A nationwide investigation by the federal Medicare Fraud Strike Force has led to health fraud charges against 243 people – including 46 medical providers – in the largest bust in strike force history.
The defendants are accused of various Medicare fraud schemes that involved $712 million in false billings to the Centers for Medicare & Medicaid Services, according to a joint announcement on June 18 by Health and Human Services Secretary Sylvia M. Burwell and Attorney General Loretta E. Lynch.
Among the allegations are that defendants submitted claims to Medicare and Medicaid for treatments that were medically unnecessary and often never provided. In many cases, patient recruiters, Medicare beneficiaries, and other coconspirators were allegedly paid cash kickbacks in return for supplying beneficiary information to providers so that physicians then could bill Medicare fraudulently, according to the announcement. The defendants include doctors, nurses, and other licensed professionals, along with lay individuals who participated in the alleged fraud. Several health professionals were also suspended from participating in federal government health care programs.
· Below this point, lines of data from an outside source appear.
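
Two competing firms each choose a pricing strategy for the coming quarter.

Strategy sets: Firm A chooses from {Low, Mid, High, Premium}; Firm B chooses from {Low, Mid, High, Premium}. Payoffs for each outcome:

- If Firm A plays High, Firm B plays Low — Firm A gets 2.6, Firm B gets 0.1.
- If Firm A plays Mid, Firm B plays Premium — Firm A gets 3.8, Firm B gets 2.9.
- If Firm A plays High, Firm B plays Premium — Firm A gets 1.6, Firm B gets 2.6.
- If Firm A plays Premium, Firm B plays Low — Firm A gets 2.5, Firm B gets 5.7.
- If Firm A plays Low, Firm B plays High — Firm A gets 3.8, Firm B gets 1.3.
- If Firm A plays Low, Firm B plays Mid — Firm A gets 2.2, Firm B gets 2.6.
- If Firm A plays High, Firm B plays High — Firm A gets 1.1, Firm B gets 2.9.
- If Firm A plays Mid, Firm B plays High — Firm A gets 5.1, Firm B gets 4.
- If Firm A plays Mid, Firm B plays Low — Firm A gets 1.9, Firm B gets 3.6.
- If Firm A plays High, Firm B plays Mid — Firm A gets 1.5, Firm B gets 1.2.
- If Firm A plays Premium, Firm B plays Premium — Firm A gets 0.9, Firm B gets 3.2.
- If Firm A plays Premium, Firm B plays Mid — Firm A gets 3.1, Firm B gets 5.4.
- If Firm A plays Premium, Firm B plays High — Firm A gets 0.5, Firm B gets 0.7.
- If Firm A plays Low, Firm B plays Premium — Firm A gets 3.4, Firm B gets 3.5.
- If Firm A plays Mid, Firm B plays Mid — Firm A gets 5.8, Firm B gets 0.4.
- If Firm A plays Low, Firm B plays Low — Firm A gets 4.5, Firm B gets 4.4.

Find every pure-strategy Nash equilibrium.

(Low, Low), (Mid, High)

Mark each player's best response to every combination of opponents' strategies; a profile where every player is best-responding is a pure Nash equilibrium.
Firm A against Low: payoffs 4.5, 1.9, 2.6, 2.5 → best response Low.
Firm A against Mid: payoffs 2.2, 5.8, 1.5, 3.1 → best response Mid.
Firm A against High: payoffs 3.8, 5.1, 1.1, 0.5 → best response Mid.
Firm A against Premium: payoffs 3.4, 3.8, 1.6, 0.9 → best response Mid.
Firm B against Low: payoffs 4.4, 2.6, 1.3, 3.5 → best response Low.
Firm B against Mid: payoffs 3.6, 0.4, 4, 2.9 → best response High.
Firm B against High: payoffs 0.1, 1.2, 2.9, 2.6 → best response High.
Firm B against Premium: payoffs 5.7, 5.4, 0.7, 3.2 → best response Low.
Mutual best responses: (Low, Low); (Mid, High).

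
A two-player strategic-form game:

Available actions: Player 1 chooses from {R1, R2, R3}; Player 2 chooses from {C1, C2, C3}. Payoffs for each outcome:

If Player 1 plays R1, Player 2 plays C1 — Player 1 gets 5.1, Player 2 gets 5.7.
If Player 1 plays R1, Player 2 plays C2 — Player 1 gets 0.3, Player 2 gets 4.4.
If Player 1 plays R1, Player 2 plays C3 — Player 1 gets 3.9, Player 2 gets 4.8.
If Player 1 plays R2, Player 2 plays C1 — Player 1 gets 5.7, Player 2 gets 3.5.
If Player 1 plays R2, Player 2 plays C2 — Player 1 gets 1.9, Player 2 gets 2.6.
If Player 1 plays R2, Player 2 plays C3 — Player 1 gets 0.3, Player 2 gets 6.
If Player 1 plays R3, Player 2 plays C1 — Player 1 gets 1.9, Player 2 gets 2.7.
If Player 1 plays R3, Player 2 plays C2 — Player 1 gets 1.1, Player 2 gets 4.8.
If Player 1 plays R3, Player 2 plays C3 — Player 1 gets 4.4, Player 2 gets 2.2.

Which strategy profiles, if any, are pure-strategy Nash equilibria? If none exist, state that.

There is no pure-strategy Nash equilibrium.

For each strategy profile, look for a profitable unilateral deviation.
(R1, C1): Player 1 can switch to R2 (5.1 → 5.7). Not NE.
(R1, C2): Player 1 can switch to R2 (0.3 → 1.9). Not NE.
(R1, C3): Player 1 can switch to R3 (3.9 → 4.4). Not NE.
(R2, C1): Player 2 can switch to C3 (3.5 → 6). Not NE.
(R2, C2): Player 2 can switch to C1 (2.6 → 3.5). Not NE.
(R2, C3): Player 1 can switch to R1 (0.3 → 3.9). Not NE.
(R3, C1): Player 1 can switch to R1 (1.9 → 5.1). Not NE.
(R3, C2): Player 1 can switch to R2 (1.1 → 1.9). Not NE.
(R3, C3): Player 2 can switch to C1 (2.2 → 2.7). Not NE.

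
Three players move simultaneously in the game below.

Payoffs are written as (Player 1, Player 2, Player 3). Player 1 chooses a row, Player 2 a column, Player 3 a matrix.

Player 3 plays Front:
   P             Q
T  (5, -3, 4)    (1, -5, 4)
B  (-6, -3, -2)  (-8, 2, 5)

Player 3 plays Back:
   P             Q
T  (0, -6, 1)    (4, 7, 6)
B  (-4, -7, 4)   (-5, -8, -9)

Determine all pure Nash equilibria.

(T, P, Front) and (T, Q, Back)

Mark each player's best response to every combination of opponents' strategies; a profile where every player is best-responding is a pure Nash equilibrium.
Player 1 against (P, Front): payoffs 5, -6 → best response T.
Player 1 against (P, Back): payoffs 0, -4 → best response T.
Player 1 against (Q, Front): payoffs 1, -8 → best response T.
Player 1 against (Q, Back): payoffs 4, -5 → best response T.
Player 2 against (T, Front): payoffs -3, -5 → best response P.
Player 2 against (T, Back): payoffs -6, 7 → best response Q.
Player 2 against (B, Front): payoffs -3, 2 → best response Q.
Player 2 against (B, Back): payoffs -7, -8 → best response P.
Player 3 against (T, P): payoffs 4, 1 → best response Front.
Player 3 against (T, Q): payoffs 4, 6 → best response Back.
Player 3 against (B, P): payoffs -2, 4 → best response Back.
Player 3 against (B, Q): payoffs 5, -9 → best response Front.
Mutual best responses: (T, P, Front); (T, Q, Back).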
Accused defendants are from Los Angeles; Dallas, McAllen, and Houston, Tex.; Detroit; Brooklyn, N.Y.; Tampa and Miami; and New Orleans. Among the medical services involved in the alleged schemes are home health care, mental health services, pharmacy services, durable medical equipment, and physical and occupational therapy.
The Medicare Fraud Strike Force operations are part of the Health Care Fraud Prevention & Enforcement Action Team (HEAT), a joint initiative between the Department of Justice and HHS to prevent and deter fraud and enforce antifraud laws. Since its inception in March 2007, Strike Force operations in nine locations have charged more than 2,300 defendants for allegedly falsely billing more than $7 billion to the Medicare program.